An array of Wang’s iconic artworks employ or convert ready-made and found objects, which frequently arrive with instructions for the spectator. Notions of monetary and cultural worth, along with altered perceptions and fantastical situations can be depicted throughout his crafts, additionally addressing humorous concepts. The artist furthermore demonstrates the content of his dreams, which he describes as the foundation or topic of his pieces.

Throughout Wang’s works, he applies a specific reading of material and spaces that are presented with new possibilities, which seem to be forever experimental and challenging.
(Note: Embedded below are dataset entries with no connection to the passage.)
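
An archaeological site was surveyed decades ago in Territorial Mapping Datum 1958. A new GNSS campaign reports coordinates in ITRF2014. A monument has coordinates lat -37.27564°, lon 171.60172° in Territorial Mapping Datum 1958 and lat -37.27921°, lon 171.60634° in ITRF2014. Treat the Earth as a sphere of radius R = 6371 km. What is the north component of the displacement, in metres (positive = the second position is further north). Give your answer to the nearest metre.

Δφ = -37.27921° − -37.27564° = -0.00357°; Δλ = 171.60634° − 171.60172° = +0.00462°.
1° along a meridian = πR/180 = 111195 m.
ΔN = Δφ × 111195 = -397.0 m; ΔE = Δλ × 111195 × cos(-37.27564°) = +0.00462 × 111195 × 0.795731 = 408.8 m.

ΔN = -397 m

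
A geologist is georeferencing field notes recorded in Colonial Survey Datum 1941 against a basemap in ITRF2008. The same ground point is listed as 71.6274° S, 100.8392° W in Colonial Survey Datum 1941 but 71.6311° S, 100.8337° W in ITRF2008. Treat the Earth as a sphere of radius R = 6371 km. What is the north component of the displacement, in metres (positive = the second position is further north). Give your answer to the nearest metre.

Δφ = -71.6311° − -71.6274° = -0.0037°; Δλ = -100.8337° − -100.8392° = +0.0055°.
1° along a meridian = πR/180 = 111195 m.
ΔN = Δφ × 111195 = -411.4 m; ΔE = Δλ × 111195 × cos(-71.6274°) = +0.0055 × 111195 × 0.315195 = 192.8 m.

ΔN = -411 m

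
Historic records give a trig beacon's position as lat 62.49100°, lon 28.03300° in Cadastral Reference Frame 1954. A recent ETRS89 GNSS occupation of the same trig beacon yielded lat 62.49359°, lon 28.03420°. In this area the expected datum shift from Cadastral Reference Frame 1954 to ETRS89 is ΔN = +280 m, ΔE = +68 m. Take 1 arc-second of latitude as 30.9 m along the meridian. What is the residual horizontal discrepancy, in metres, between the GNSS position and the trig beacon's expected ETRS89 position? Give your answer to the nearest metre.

10 m

Observed coordinate differences: Δφ = +0.00259°, Δλ = +0.00120°.
Converting to metres (1° lat = 111240 m, cos φ = 0.461888): observed ΔN = 288.1 m, observed ΔE = 61.7 m.
Subtracting the expected shift leaves a residual of 288.1 − (280) = 8.1 m north and 61.7 − (68) = -6.3 m east.
Residual distance = √(8.1² + (-6.3)²) = 10.3 m.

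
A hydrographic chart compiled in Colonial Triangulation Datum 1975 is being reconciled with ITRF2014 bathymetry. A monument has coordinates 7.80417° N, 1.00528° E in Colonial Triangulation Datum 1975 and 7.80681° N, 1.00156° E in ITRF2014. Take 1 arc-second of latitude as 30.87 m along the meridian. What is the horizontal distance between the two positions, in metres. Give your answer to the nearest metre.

Δφ = 7.80681° − 7.80417° = +0.00264°; Δλ = 1.00156° − 1.00528° = -0.00372°.
1° of latitude = 3600 × 30.87 = 111132 m.
ΔN = Δφ × 111132 = 293.4 m; ΔE = Δλ × 111132 × cos(7.80417°) = -0.00372 × 111132 × 0.990738 = -409.6 m.
Distance = √(ΔE² + ΔN²) = √((-409.6)² + 293.4²) = 503.8 m.

504 m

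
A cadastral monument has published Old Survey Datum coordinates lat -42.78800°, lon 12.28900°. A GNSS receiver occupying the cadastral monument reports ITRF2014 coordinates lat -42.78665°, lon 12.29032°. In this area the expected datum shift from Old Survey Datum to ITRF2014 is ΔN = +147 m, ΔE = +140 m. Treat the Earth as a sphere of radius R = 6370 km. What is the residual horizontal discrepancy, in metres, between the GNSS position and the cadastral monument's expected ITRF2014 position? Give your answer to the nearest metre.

Observed coordinate differences: Δφ = +0.00135°, Δλ = +0.00132°.
Converting to metres (1° lat = 111177 m, cos φ = 0.733872): observed ΔN = 150.1 m, observed ΔE = 107.7 m.
Subtracting the expected shift leaves a residual of 150.1 − (147) = 3.1 m north and 107.7 − (140) = -32.3 m east.
Residual distance = √(3.1² + (-32.3)²) = 32.4 m.

32 m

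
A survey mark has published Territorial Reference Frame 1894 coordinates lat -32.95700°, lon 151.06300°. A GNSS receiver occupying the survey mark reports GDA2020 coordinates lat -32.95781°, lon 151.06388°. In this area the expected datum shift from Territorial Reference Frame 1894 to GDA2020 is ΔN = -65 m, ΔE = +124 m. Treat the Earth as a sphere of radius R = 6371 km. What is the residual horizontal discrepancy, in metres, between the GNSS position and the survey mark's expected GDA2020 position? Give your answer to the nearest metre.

Observed coordinate differences: Δφ = -0.00081°, Δλ = +0.00088°.
Converting to metres (1° lat = 111195 m, cos φ = 0.839079): observed ΔN = -90.1 m, observed ΔE = 82.1 m.
Subtracting the expected shift leaves a residual of -90.1 − (-65) = -25.1 m north and 82.1 − (124) = -41.9 m east.
Residual distance = √((-25.1)² + (-41.9)²) = 48.8 m.

49 m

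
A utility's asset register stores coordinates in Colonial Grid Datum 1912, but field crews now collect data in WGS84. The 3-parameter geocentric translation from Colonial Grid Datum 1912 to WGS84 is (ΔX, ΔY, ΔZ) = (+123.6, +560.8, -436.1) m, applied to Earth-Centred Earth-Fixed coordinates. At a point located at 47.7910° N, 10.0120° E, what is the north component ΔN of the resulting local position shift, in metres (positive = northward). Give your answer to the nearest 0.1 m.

The local north axis is (−sin φ cos λ, −sin φ sin λ, cos φ), giving ΔN = -90.156 − 72.216 − 292.988 = -455.36 m.

ΔN = -455.4 m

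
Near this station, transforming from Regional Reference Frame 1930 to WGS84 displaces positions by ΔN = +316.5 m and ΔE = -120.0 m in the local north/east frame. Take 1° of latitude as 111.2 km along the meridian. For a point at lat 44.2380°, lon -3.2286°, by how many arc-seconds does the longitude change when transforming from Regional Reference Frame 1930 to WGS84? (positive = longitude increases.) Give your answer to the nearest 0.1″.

At latitude 44.2380°, cos φ = 0.716448.
1° of longitude at this latitude = 111.2 × cos φ = 79.67 km, so Δλ = -120.0 / 79669.0 = -0.0015062° = -5.422″.

Δλ = -5.4″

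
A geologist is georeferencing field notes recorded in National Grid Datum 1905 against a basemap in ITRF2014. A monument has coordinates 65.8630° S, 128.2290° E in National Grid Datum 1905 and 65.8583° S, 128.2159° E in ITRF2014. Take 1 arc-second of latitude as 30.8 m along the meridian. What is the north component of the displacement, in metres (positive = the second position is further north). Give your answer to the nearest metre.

ΔN = 521 m

Δφ = -65.8583° − -65.8630° = +0.0047°; Δλ = 128.2159° − 128.2290° = -0.0131°.
1° of latitude = 3600 × 30.80 = 110880 m.
ΔN = Δφ × 110880 = 521.1 m; ΔE = Δλ × 110880 × cos(-65.8630°) = -0.0131 × 110880 × 0.408920 = -594.0 m.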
Recent solo exhibitions of his include: Apocalypse (Long March Space, Beijing, 2016), Truth (New Galerie, Paris, 2015); Truth (Madeln Gallery, Shanghai, 2014), and The Indeterminate Boundless (Goethe Open Space, Shanghai, 2013).

Amid the Yinchuan Biennale, the artist showcases an amalgam of stones, which bear a resemblance to human faces that have been extracted the world over and accumulated by Wang. He intends to provoke his spectators with the cosmological thinking typical in ancient Chinese philosophy that suggests how nature personifies lives by sculpting a subject that spans over an infinite period. This transpires as a request for the audience to begin a semi-anthropological exploration into the changes of the character and existence of Planet Earth’s population.

“I collect all kinds of stones that look like portraits from all over the world, including Russia, France, Italy and various areas of China,” says Wang. “The portrait is not an image, it is a kind of personality, characteristic and intrinsic value. The stones are of different sizes, shapes, colors and textures” he explains.

“They seem as lives come from various worlds and regain, races and identities, past and future, and they imbue intrinsic value, such as the sacred, the noble, the ugly, the evil. They integrate into a world filled with intersection and conflict. I think they are shaped by time and by themselves, with a fundamental vitality and power.” Wang’s aesthetic is naturally focused on time and duration, which when commenced endures arousing popular imagination and mysterious potentials.